Nedir

EYT Nedir ve Emeklilikte Yaşa Takılanlar Kimlerdir?

EYT, Emeklilikte Yaşa Takılanlar kavramı kısaca açıklamak gerekirse, prim ödeyerek emeklilik hakkı kazanan ancak yaş şartlarını karşılayamayan kişileri ifade eder. Bu durum genellikle 1999 yılı öncesinde yani 8 Eylül 1999 tarihinden önce emekli olması gerekenler için söz konusudur. Emeklilik yaş sınırı, Sosyal Güvenlik Reformu ile birlikte köklü değişikliklere neden olan 8 Eylül 1999 tarihinden itibaren yükseltilmeye başlandı.

EYT kavramının ortaya çıkmasının ana sebebi ise yukarıda bahsettiğimiz emeklilik yaş sınırının yükseltilmesidir. Mevcut düzenlemelere göre, prim ödeme gün sayısı ve yaş şartlarını karşılayanlar emekli olabiliyor. Ancak birçok kişi, prim ödemelerinin tamamlanmasına rağmen yaş şartlarını karşılayamadığı için emekli olamıyor.

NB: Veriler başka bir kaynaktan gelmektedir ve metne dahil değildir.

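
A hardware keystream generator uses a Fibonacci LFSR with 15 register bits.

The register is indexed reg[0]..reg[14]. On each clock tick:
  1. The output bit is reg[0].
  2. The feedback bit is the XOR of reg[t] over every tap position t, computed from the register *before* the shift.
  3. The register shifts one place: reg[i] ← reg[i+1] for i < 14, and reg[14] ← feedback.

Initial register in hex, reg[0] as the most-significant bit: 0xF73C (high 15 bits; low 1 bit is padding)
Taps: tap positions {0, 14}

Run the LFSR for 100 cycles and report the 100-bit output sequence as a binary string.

1111011100111101010010111010110011100101100100010111001000111100101110000101000110100000110000100111

step | reg (before) | out | fb
   0 | 111101110011110 | 1 | 1
   1 | 111011100111101 | 1 | 0
   2 | 110111001111010 | 1 | 1
   3 | 101110011110101 | 1 | 0
   4 | 011100111101010 | 0 | 0
   5 | 111001111010100 | 1 | 1
   6 | 110011110101001 | 1 | 0
   7 | 100111101010010 | 1 | 1
   8 | 001111010100101 | 0 | 1
   9 | 011110101001011 | 0 | 1
  10 | 111101010010111 | 1 | 0
  11 | 111010100101110 | 1 | 1
  12 | 110101001011101 | 1 | 0
  13 | 101010010111010 | 1 | 1
  14 | 010100101110101 | 0 | 1
  15 | 101001011101011 | 1 | 0
  16 | 010010111010110 | 0 | 0
  17 | 100101110101100 | 1 | 1
  18 | 001011101011001 | 0 | 1
  19 | 010111010110011 | 0 | 1
  20 | 101110101100111 | 1 | 0
  21 | 011101011001110 | 0 | 0
  22 | 111010110011100 | 1 | 1
  23 | 110101100111001 | 1 | 0
  24 | 101011001110010 | 1 | 1
  25 | 010110011100101 | 0 | 1
  26 | 101100111001011 | 1 | 0
  27 | 011001110010110 | 0 | 0
  28 | 110011100101100 | 1 | 1
  29 | 100111001011001 | 1 | 0
  30 | 001110010110010 | 0 | 0
  31 | 011100101100100 | 0 | 0
  32 | 111001011001000 | 1 | 1
  33 | 110010110010001 | 1 | 0
  34 | 100101100100010 | 1 | 1
  35 | 001011001000101 | 0 | 1
  36 | 010110010001011 | 0 | 1
  37 | 101100100010111 | 1 | 0
  38 | 011001000101110 | 0 | 0
  39 | 110010001011100 | 1 | 1
  40 | 100100010111001 | 1 | 0
  41 | 001000101110010 | 0 | 0
  42 | 010001011100100 | 0 | 0
  43 | 100010111001000 | 1 | 1
  44 | 000101110010001 | 0 | 1
  45 | 001011100100011 | 0 | 1
  46 | 010111001000111 | 0 | 1
  47 | 101110010001111 | 1 | 0
  48 | 011100100011110 | 0 | 0
  49 | 111001000111100 | 1 | 1
  50 | 110010001111001 | 1 | 0
  51 | 100100011110010 | 1 | 1
  52 | 001000111100101 | 0 | 1
  53 | 010001111001011 | 0 | 1
  54 | 100011110010111 | 1 | 0
  55 | 000111100101110 | 0 | 0
  56 | 001111001011100 | 0 | 0
  57 | 011110010111000 | 0 | 0
  58 | 111100101110000 | 1 | 1
  59 | 111001011100001 | 1 | 0
  60 | 110010111000010 | 1 | 1
  61 | 100101110000101 | 1 | 0
  62 | 001011100001010 | 0 | 0
  63 | 010111000010100 | 0 | 0
  64 | 101110000101000 | 1 | 1
  65 | 011100001010001 | 0 | 1
  66 | 111000010100011 | 1 | 0
  67 | 110000101000110 | 1 | 1
  68 | 100001010001101 | 1 | 0
  69 | 000010100011010 | 0 | 0
  70 | 000101000110100 | 0 | 0
  71 | 001010001101000 | 0 | 0
  72 | 010100011010000 | 0 | 0
  73 | 101000110100000 | 1 | 1
  74 | 010001101000001 | 0 | 1
  75 | 100011010000011 | 1 | 0
  76 | 000110100000110 | 0 | 0
  77 | 001101000001100 | 0 | 0
  78 | 011010000011000 | 0 | 0
  79 | 110100000110000 | 1 | 1
  80 | 101000001100001 | 1 | 0
  81 | 010000011000010 | 0 | 0
  82 | 100000110000100 | 1 | 1
  83 | 000001100001001 | 0 | 1
  84 | 000011000010011 | 0 | 1
  85 | 000110000100111 | 0 | 1
  86 | 001100001001111 | 0 | 1
  87 | 011000010011111 | 0 | 1
  88 | 110000100111111 | 1 | 0
  89 | 100001001111110 | 1 | 1
  90 | 000010011111101 | 0 | 1
  91 | 000100111111011 | 0 | 1
  92 | 001001111110111 | 0 | 1
  93 | 010011111101111 | 0 | 1
  94 | 100111111011111 | 1 | 0
  95 | 001111110111110 | 0 | 0
  96 | 011111101111100 | 0 | 0
  97 | 111111011111000 | 1 | 1
  98 | 111110111110001 | 1 | 0
  99 | 111101111100010 | 1 | 1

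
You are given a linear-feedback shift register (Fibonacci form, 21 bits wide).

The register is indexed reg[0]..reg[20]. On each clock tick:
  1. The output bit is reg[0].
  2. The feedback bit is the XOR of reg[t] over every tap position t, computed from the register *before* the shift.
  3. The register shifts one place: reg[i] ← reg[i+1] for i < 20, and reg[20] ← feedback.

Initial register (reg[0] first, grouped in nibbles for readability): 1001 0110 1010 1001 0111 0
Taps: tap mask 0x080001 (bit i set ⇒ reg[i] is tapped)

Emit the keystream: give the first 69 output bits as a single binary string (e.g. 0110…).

100101101010100101110000100100010000100111111010000010101111001100010

k : reg_k → out_k, fb_k
0: 100101101010100101110 → 1, fb=0
1: 001011010101001011100 → 0, fb=0
2: 010110101010010111000 → 0, fb=0
3: 101101010100101110000 → 1, fb=1
4: 011010101001011100001 → 0, fb=0
5: 110101010010111000010 → 1, fb=0
6: 101010100101110000100 → 1, fb=1
7: 010101001011100001001 → 0, fb=0
8: 101010010111000010010 → 1, fb=0
9: 010100101110000100100 → 0, fb=0
10: 101001011100001001000 → 1, fb=1
11: 010010111000010010001 → 0, fb=0
12: 100101110000100100010 → 1, fb=0
13: 001011100001001000100 → 0, fb=0
14: 010111000010010001000 → 0, fb=0
15: 101110000100100010000 → 1, fb=1
16: 011100001001000100001 → 0, fb=0
17: 111000010010001000010 → 1, fb=0
18: 110000100100010000100 → 1, fb=1
19: 100001001000100001001 → 1, fb=1
20: 000010010001000010011 → 0, fb=1
21: 000100100010000100111 → 0, fb=1
22: 001001000100001001111 → 0, fb=1
23: 010010001000010011111 → 0, fb=1
24: 100100010000100111111 → 1, fb=0
25: 001000100001001111110 → 0, fb=1
26: 010001000010011111101 → 0, fb=0
27: 100010000100111111010 → 1, fb=0
28: 000100001001111110100 → 0, fb=0
29: 001000010011111101000 → 0, fb=0
30: 010000100111111010000 → 0, fb=0
31: 100001001111110100000 → 1, fb=1
32: 000010011111101000001 → 0, fb=0
33: 000100111111010000010 → 0, fb=1
34: 001001111110100000101 → 0, fb=0
35: 010011111101000001010 → 0, fb=1
36: 100111111010000010101 → 1, fb=1
37: 001111110100000101011 → 0, fb=1
38: 011111101000001010111 → 0, fb=1
39: 111111010000010101111 → 1, fb=0
40: 111110100000101011110 → 1, fb=0
41: 111101000001010111100 → 1, fb=1
42: 111010000010101111001 → 1, fb=1
43: 110100000101011110011 → 1, fb=0
44: 101000001010111100110 → 1, fb=0
45: 010000010101111001100 → 0, fb=0
46: 100000101011110011000 → 1, fb=1
47: 000001010111100110001 → 0, fb=0
48: 000010101111001100010 → 0, fb=1
49: 000101011110011000101 → 0, fb=0
50: 001010111100110001010 → 0, fb=1
51: 010101111001100010101 → 0, fb=0
52: 101011110011000101010 → 1, fb=0
53: 010111100110001010100 → 0, fb=0
54: 101111001100010101000 → 1, fb=1
55: 011110011000101010001 → 0, fb=0
56: 111100110001010100010 → 1, fb=0
57: 111001100010101000100 → 1, fb=1
58: 110011000101010001001 → 1, fb=1
59: 100110001010100010011 → 1, fb=0
60: 001100010101000100110 → 0, fb=1
61: 011000101010001001101 → 0, fb=0
62: 110001010100010011010 → 1, fb=0
63: 100010101000100110100 → 1, fb=1
64: 000101010001001101001 → 0, fb=0
65: 001010100010011010010 → 0, fb=1
66: 010101000100110100101 → 0, fb=0
67: 101010001001101001010 → 1, fb=0
68: 010100010011010010100 → 0, fb=0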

EYT kavramı son yıllarda ülkemizde oldukça popüler hale geldi. EYT’lilerin emeklilik yaş sınırının düşürülmesi yönünde bir talebi var. Bu konuda birçok sivil toplum kuruluşu ve sendika çeşitli çalışmalar yürütüyor. Konuyla ilgili tartışmalar ise devam ediyor.

EYT’nin Anlamı Nedir?

EYT, Emeklilikte Yaşa Takılanlar kavramı, 1999 yılında yürürlüğe giren kanunlar ile ortaya çıkan bir emeklilik sorunudur. Bu kavram, emekli olma hakkı kazanmasına rağmen yaş şartlarını karşılayamayan kişileri ifade eder. Başka bir deyişle, kişi prim ödemesini yapmış ve emekli olmaya hak kazanmış olmasına rağmen, yaş şartlarını karşılayamayınca emekli olamaz.

Çalışanlar, yaş şartını karşılamadan emekli olmak istiyorlarsa, çalışmaya devam ediyorlar ve emeklilik yaşı şartlarına ulaşana kadar prim ödemeye devam ediyorlar. Ancak, EYT kapsamındaki kişiler hem primlerini ödedikleri halde, hem de emekli olma hakkını kazandıkları halde, yaşlarından dolayı emekli olamıyorlar. Yani, EYT kapsamındaki kişiler, emekli olmak için gerekli olan yaş şartını karşılayamayan kişilerdir.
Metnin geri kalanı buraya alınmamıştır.